Recently, there has been an increase in leaks concerning the provisions of the proposed Local Administration Law to be referred to the Parliament, amid widespread discussions about tendencies that withdraw essential powers from elected municipal councils and grant them to appointed executive directors, in a step that opens wide the door for questioning the future of local democracy, and the usefulness of municipal elections in the first place.
Although the government has not officially announced the texts of the law to this moment, what is being circulated cannot be overlooked, especially since it comes in an unsettling context, after dissolving the elected municipal councils before the end of their legal term and replacing them with appointed committees that enjoyed clear governmental support. This step was popularly understood as an attempt to entrench the correctness of a decision that remains a subject of widespread constitutional and political debate.

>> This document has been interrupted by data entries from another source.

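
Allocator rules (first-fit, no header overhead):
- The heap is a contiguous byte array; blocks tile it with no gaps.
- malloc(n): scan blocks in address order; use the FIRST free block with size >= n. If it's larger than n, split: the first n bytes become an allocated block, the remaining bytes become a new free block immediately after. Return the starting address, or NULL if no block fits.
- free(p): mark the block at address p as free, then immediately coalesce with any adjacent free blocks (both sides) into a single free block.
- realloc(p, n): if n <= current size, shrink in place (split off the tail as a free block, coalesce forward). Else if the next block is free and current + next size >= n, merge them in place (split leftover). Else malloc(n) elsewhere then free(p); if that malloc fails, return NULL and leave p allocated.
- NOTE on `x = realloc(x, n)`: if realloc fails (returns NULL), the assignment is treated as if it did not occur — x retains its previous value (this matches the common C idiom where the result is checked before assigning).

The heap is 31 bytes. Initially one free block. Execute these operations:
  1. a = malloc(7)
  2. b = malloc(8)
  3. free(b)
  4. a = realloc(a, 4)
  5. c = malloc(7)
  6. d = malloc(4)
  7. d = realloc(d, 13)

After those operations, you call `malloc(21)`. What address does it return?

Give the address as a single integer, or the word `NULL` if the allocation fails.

Answer: NULL

Derivation:
Op 1: a = malloc(7) -> a = 0; heap: [0-6 ALLOC][7-30 FREE]
Op 2: b = malloc(8) -> b = 7; heap: [0-6 ALLOC][7-14 ALLOC][15-30 FREE]
Op 3: free(b) -> (freed b); heap: [0-6 ALLOC][7-30 FREE]
Op 4: a = realloc(a, 4) -> a = 0; heap: [0-3 ALLOC][4-30 FREE]
Op 5: c = malloc(7) -> c = 4; heap: [0-3 ALLOC][4-10 ALLOC][11-30 FREE]
Op 6: d = malloc(4) -> d = 11; heap: [0-3 ALLOC][4-10 ALLOC][11-14 ALLOC][15-30 FREE]
Op 7: d = realloc(d, 13) -> d = 11; heap: [0-3 ALLOC][4-10 ALLOC][11-23 ALLOC][24-30 FREE]
malloc(21): first-fit scan over [0-3 ALLOC][4-10 ALLOC][11-23 ALLOC][24-30 FREE] -> NULL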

The core of the public concern is not connected to mere administrative details, but touches a fundamental principle:
What is the value of an elected municipal council if it is stripped of decision-making tools?
And what is the point of going to the polls if the real executive role is in the hands of an appointed official who is not accountable to the public?
The transfer of powers from elected bodies to the executive administration, even if justified by slogans of efficiency and professional management, empties the elections of their content, transforms municipal councils into mere formalities, and strikes at the heart of the concept of popular participation.
More dangerously, this tendency does not come isolated from a broader context of legislative confusion, as each election cycle is conducted under a new law, without institutional accumulation or legislative stability, which has confused municipal work, weakened citizens' trust in the democratic process, and impaired the local councils' ability to plan and work long-term.
The question that clearly imposes itself today:
Are people expected to participate in electing "defanged" councils?
And do governments think that continuously changing laws can address performance crises while marginalizing the essence of popular representation?
Any law on local administration that does not start from enhancing the powers of elected councils and linking responsibility to public accountability is a law that reproduces centralization in a new form and puts local democracy to a real test, which it may not pass this time.